One last question: how long do the juvies take from the time they are 1.5 to 2 inches to the time they start colouring up and you can distinguish the males from the females? I understand the moorii are very slow to mature and can only be sexed by venting (or if a female holds) but don't know about the other haps or the peacocks.

Thanks...and congratulations on your the restocked 90!


----------



## GoofBoy (Jul 3, 2007)

zimmy said:


> Thanks for the link and all the answers to my questions!
> 
> One last question: how long do the juvies take from the time they are 1.5 to 2 inches to the time they start colouring up and you can distinguish the males from the females? I understand the moorii are very slow to mature and can only be sexed by venting (or if a female holds) but don't know about the other haps or the peacocks.
> 
> Thanks...and congratulations on your the restocked 90!

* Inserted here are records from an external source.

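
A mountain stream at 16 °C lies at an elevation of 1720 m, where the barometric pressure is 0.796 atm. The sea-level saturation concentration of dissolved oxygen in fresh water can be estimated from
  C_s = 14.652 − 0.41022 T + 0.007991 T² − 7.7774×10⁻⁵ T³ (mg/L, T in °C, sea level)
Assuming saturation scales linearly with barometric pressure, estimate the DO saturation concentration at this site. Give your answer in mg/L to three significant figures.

At sea level: C_s = 14.652 − 0.41022×16 + 0.007991×16² − 7.7774×10⁻⁵×16³ = 9.816 mg/L.
Pressure correction: C_s' = 9.816 × 0.796 = 7.813 mg/L.

C_s ≈ 7.81 mg/L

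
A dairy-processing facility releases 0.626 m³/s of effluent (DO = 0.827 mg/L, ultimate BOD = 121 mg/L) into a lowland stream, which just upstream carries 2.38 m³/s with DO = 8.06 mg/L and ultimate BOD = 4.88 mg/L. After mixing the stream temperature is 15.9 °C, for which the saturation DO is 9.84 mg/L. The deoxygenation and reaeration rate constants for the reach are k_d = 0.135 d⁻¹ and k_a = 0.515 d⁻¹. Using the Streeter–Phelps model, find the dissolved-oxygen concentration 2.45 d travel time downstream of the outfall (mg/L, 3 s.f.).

DO ≈ 4.42 mg/L

Mixed DO = (2.38×8.06 + 0.626×0.827)/(2.38+0.626) = 19.70/3.006 = 6.554 mg/L.
Mixed L₀ = (2.38×4.88 + 0.626×121)/(3.006) = 87.36/3.006 = 29.06 mg/L.
Initial deficit D₀ = C_s − DO₀ = 9.84 − 6.554 = 3.286 mg/L.
D(2.45) = [0.135×29.06/(0.515−0.135)](e^(−0.135×2.45) − e^(−0.515×2.45)) + 3.286 e^(−0.515×2.45)
= 10.32 × (0.7184 − 0.2832) + 3.286 × 0.2832 = 5.424 mg/L.
DO = 9.84 − 5.424 = 4.416 mg/L.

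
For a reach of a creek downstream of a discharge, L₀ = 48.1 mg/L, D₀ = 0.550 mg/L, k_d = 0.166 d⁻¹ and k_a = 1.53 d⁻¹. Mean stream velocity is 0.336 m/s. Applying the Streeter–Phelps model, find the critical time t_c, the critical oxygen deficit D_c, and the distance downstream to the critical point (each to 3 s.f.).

t_c = [1/(k_a−k_d)] ln[(k_a/k_d)(1 − D₀(k_a−k_d)/(k_d L₀))]
= [1/(1.53−0.166)] ln[(1.53/0.166)(1 − 0.550×1.364/(0.166×48.1))]
= (1/1.364) ln[9.217 × 0.9060] = 0.7331 × ln(8.351) = 0.7331 × 2.122 = 1.556 d.
L(t_c) = L₀ e^(−k_d t_c) = 48.1 × 0.7724 = 37.15 mg/L, and at the critical point k_a D_c = k_d L, so D_c = (0.166/1.53) × 37.15 = 4.031 mg/L.
x_c = v t_c = 0.336 m/s × 1.556 d × 86400 s/d = 45170 m ≈ 45.2 km.

t_c ≈ 1.56 d; D_c ≈ 4.03 mg/L; x_c ≈ 45.2 km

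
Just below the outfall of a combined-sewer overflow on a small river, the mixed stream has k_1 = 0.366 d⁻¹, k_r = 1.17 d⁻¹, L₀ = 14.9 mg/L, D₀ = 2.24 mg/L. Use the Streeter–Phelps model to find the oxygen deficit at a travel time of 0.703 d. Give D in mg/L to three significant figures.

k_1 L₀/(k_r−k_1) = 0.366×14.9/(1.17−0.366) = 5.453/0.8040 = 6.783 mg/L.
e^(−k_1 t) = e^(−0.366×0.7030) = 0.7731; e^(−k_r t) = e^(−1.17×0.7030) = 0.4393.
D = 6.783 × (0.7731 − 0.4393) + 2.24 × 0.4393 = 2.264 + 0.9841 = 3.248 mg/L.

D ≈ 3.25 mg/L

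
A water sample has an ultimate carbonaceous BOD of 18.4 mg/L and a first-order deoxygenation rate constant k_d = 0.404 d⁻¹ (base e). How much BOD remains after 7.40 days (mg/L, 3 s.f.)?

L ≈ 0.926 mg/L

L_t = L₀ e^(−k_d t) = 18.4 × e^(−0.404×7.40) = 18.4 × 0.05031 = 0.9257 mg/L.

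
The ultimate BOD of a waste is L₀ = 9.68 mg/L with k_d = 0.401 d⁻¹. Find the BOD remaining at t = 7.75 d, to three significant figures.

L ≈ 0.433 mg/L

L_t = L₀ e^(−k_d t) = 9.68 × e^(−0.401×7.75) = 9.68 × 0.04470 = 0.4327 mg/L.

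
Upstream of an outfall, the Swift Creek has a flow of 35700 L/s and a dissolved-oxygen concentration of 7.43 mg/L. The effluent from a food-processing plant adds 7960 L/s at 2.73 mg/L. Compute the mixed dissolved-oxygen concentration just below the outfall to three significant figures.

Flow-weighted mixing: C = (Q_r C_r + Q_w C_w)/(Q_r + Q_w)
= (35700×7.43 + 7960×2.73)/(35700 + 7960) = 287000/43660 = 6.573 mg/L.

6.57 mg/L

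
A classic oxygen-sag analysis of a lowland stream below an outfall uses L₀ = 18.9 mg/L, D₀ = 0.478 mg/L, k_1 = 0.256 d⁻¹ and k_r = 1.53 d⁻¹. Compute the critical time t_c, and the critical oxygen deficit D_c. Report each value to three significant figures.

At the critical point dD/dt = 0, so k_1 L₀ e^(−k_1 t) = k_r D. Substituting D(t) from the Streeter–Phelps equation and solving for t gives
t_c = ln[(k_r/k_1)(1 − D₀(k_r−k_1)/(k_1 L₀))] / (k_r−k_1).
Here k_r−k_1 = 1.274 d⁻¹ and 1 − D₀(k_r−k_1)/(k_1 L₀) = 1 − 0.478×1.274/(0.256×18.9) = 0.8741, so
t_c = ln(5.977 × 0.8741) / 1.274 = 1.653 / 1.274 = 1.298 d.
D_c = (k_1/k_r) L₀ e^(−k_1 t_c) = (0.256/1.53) × 18.9 × e^(−0.256×1.298) = 0.1673 × 18.9 × 0.7173 = 2.268 mg/L.

t_c ≈ 1.30 d; D_c ≈ 2.27 mg/L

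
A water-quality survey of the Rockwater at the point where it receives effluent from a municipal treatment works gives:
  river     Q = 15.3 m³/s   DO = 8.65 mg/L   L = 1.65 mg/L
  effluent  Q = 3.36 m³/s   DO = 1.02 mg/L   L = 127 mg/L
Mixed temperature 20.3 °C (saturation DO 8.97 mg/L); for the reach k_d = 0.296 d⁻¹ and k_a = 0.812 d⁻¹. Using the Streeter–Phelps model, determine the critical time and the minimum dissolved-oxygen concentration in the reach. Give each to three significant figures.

Mixed DO = (15.3×8.65 + 3.36×1.02)/(15.3+3.36) = 135.8/18.66 = 7.276 mg/L.
Mixed L₀ = (15.3×1.65 + 3.36×127)/(18.66) = 452.0/18.66 = 24.22 mg/L.
Initial deficit D₀ = C_s − DO₀ = 8.97 − 7.276 = 1.694 mg/L.
t_c = (1/0.5160) ln[(0.812/0.296)(1 − 1.694×0.5160/(0.296×24.22))] = 1.938 × ln(2.409) = 1.704 d.
D_c = (0.296/0.812) × 24.22 × e^(−0.296×1.704) = 0.3645 × 24.22 × 0.6039 = 5.332 mg/L.
Minimum DO = 8.97 − 5.332 = 3.638 mg/L.

t_c ≈ 1.70 d; minimum DO ≈ 3.64 mg/L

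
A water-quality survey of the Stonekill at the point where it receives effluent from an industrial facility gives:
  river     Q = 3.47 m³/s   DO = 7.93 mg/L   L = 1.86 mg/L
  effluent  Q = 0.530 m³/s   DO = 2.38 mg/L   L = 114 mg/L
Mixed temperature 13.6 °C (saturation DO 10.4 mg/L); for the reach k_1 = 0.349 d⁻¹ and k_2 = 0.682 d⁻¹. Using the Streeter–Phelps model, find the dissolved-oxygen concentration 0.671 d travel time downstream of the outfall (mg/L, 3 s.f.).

Mixed DO = (3.47×7.93 + 0.530×2.38)/(3.47+0.530) = 28.78/4.000 = 7.195 mg/L.
Mixed L₀ = (3.47×1.86 + 0.530×114)/(4.000) = 66.87/4.000 = 16.72 mg/L.
Initial deficit D₀ = C_s − DO₀ = 10.4 − 7.195 = 3.205 mg/L.
D(0.671) = [0.349×16.72/(0.682−0.349)](e^(−0.349×0.671) − e^(−0.682×0.671)) + 3.205 e^(−0.682×0.671)
= 17.52 × (0.7912 − 0.6328) + 3.205 × 0.6328 = 4.804 mg/L.
DO = 10.4 − 4.804 = 5.596 mg/L.

DO ≈ 5.60 mg/L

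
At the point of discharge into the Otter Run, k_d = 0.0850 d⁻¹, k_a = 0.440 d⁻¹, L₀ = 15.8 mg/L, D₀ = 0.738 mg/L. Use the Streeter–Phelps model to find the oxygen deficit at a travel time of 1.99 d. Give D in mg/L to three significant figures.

k_d L₀/(k_a−k_d) = 0.0850×15.8/(0.440−0.0850) = 1.343/0.3550 = 3.783 mg/L.
e^(−k_d t) = e^(−0.0850×1.990) = 0.8444; e^(−k_a t) = e^(−0.440×1.990) = 0.4166.
D = 3.783 × (0.8444 − 0.4166) + 0.738 × 0.4166 = 1.618 + 0.3075 = 1.926 mg/L.

D ≈ 1.93 mg/L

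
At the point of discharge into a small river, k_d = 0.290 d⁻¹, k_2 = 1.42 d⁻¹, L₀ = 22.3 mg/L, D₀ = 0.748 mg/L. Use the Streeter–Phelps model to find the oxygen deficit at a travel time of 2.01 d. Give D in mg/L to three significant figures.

k_d L₀/(k_2−k_d) = 0.290×22.3/(1.42−0.290) = 6.467/1.130 = 5.723 mg/L.
e^(−k_d t) = e^(−0.290×2.010) = 0.5583; e^(−k_2 t) = e^(−1.42×2.010) = 0.05760.
D = 5.723 × (0.5583 − 0.05760) + 0.748 × 0.05760 = 2.865 + 0.04309 = 2.908 mg/L.

D ≈ 2.91 mg/L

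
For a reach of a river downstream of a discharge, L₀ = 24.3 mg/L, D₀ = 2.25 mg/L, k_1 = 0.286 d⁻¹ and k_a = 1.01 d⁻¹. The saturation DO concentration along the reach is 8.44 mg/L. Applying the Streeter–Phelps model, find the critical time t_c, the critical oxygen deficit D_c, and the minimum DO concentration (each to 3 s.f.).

t_c ≈ 1.37 d; D_c ≈ 4.65 mg/L; min DO ≈ 3.79 mg/L

At the critical point dD/dt = 0, so k_1 L₀ e^(−k_1 t) = k_a D. Substituting D(t) from the Streeter–Phelps equation and solving for t gives
t_c = ln[(k_a/k_1)(1 − D₀(k_a−k_1)/(k_1 L₀))] / (k_a−k_1).
Here k_a−k_1 = 0.7240 d⁻¹ and 1 − D₀(k_a−k_1)/(k_1 L₀) = 1 − 2.25×0.7240/(0.286×24.3) = 0.7656, so
t_c = ln(3.531 × 0.7656) / 0.7240 = 0.9946 / 0.7240 = 1.374 d.
D_c = (k_1/k_a) L₀ e^(−k_1 t_c) = (0.286/1.01) × 24.3 × e^(−0.286×1.374) = 0.2832 × 24.3 × 0.6751 = 4.645 mg/L.
Minimum DO = C_s − D_c = 8.44 − 4.645 = 3.795 mg/L.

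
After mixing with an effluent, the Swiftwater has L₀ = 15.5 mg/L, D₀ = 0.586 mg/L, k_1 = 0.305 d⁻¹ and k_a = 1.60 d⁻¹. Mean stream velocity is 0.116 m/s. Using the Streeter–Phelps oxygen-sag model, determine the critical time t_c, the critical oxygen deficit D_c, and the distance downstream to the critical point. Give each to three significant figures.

t_c ≈ 1.14 d; D_c ≈ 2.08 mg/L; x_c ≈ 11.5 km

t_c = [1/(k_a−k_1)] ln[(k_a/k_1)(1 − D₀(k_a−k_1)/(k_1 L₀))]
= [1/(1.60−0.305)] ln[(1.60/0.305)(1 − 0.586×1.295/(0.305×15.5))]
= (1/1.295) ln[5.246 × 0.8395] = 0.7722 × ln(4.404) = 0.7722 × 1.482 = 1.145 d.
D_c = (k_1/k_a) L₀ e^(−k_1 t_c) = (0.305/1.60) × 15.5 × e^(−0.305×1.145) = 0.1906 × 15.5 × 0.7053 = 2.084 mg/L.
x_c = v t_c = 0.116 m/s × 1.145 d × 86400 s/d = 11470 m ≈ 11.5 km.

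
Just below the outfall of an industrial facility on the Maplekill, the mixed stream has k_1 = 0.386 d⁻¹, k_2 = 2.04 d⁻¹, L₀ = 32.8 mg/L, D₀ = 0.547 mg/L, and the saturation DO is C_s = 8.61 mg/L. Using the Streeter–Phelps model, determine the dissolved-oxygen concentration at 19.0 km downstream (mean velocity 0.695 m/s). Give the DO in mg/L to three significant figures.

DO ≈ 5.56 mg/L

Travel time t = x/v = 19.0 km / (0.695 m/s) = 19000 m / 0.695 m/s = 27340 s = 0.3164 d.
k_1 L₀/(k_2−k_1) = 0.386×32.8/(2.04−0.386) = 12.66/1.654 = 7.655 mg/L.
e^(−k_1 t) = e^(−0.386×0.3164) = 0.8850; e^(−k_2 t) = e^(−2.04×0.3164) = 0.5244.
D = 7.655 × (0.8850 − 0.5244) + 0.547 × 0.5244 = 2.760 + 0.2869 = 3.047 mg/L.
DO = C_s − D = 8.61 − 3.047 = 5.563 mg/L.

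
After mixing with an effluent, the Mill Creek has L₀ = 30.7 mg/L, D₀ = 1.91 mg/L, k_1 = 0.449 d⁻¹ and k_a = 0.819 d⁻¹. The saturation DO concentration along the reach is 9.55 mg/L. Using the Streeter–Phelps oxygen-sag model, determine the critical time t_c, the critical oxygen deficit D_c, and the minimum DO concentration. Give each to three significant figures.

At the critical point dD/dt = 0, so k_1 L₀ e^(−k_1 t) = k_a D. Substituting D(t) from the Streeter–Phelps equation and solving for t gives
t_c = ln[(k_a/k_1)(1 − D₀(k_a−k_1)/(k_1 L₀))] / (k_a−k_1).
Here k_a−k_1 = 0.3700 d⁻¹ and 1 − D₀(k_a−k_1)/(k_1 L₀) = 1 − 1.91×0.3700/(0.449×30.7) = 0.9487, so
t_c = ln(1.824 × 0.9487) / 0.3700 = 0.5484 / 0.3700 = 1.482 d.
L(t_c) = L₀ e^(−k_1 t_c) = 30.7 × 0.5140 = 15.78 mg/L, and at the critical point k_a D_c = k_1 L, so D_c = (0.449/0.819) × 15.78 = 8.651 mg/L.
Minimum DO = C_s − D_c = 9.55 − 8.651 = 0.8990 mg/L.

t_c ≈ 1.48 d; D_c ≈ 8.65 mg/L; min DO ≈ 0.899 mg/L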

A couple of months to half a year to show some color - just depends. The difference between Hap/peacocks and mbuna to me is the males continue to get better looking over the span of a couple of years, think of them as a fine wine.

The electra article points this out with the two pictures - difference between years one and two is what it looks like. The Electra is one of my favorite by the way - love my male and had a girl blue enough at 4in that I put her in my male tank - it was an unfortumate half-hour until I took her out :wink:.


----------



## Malawi Mac (Aug 20, 2004)

I kept a shoal of Giant Demosoni (2M,3F) in a 135 gal. hap tank once with minimal problems. One of the males chased a young Placidochromis sp. phenochilus on a regular basis. He had no speckles and was a blue fish with black bars, so I think the Giant Demasoni took him for a conspecific. Neithe he nor any of the other G.D.'s bothered any of the other haps in the tank, which included a large male Cyrtocara moori. I also had yellow labs in the tanks FWIW.


----------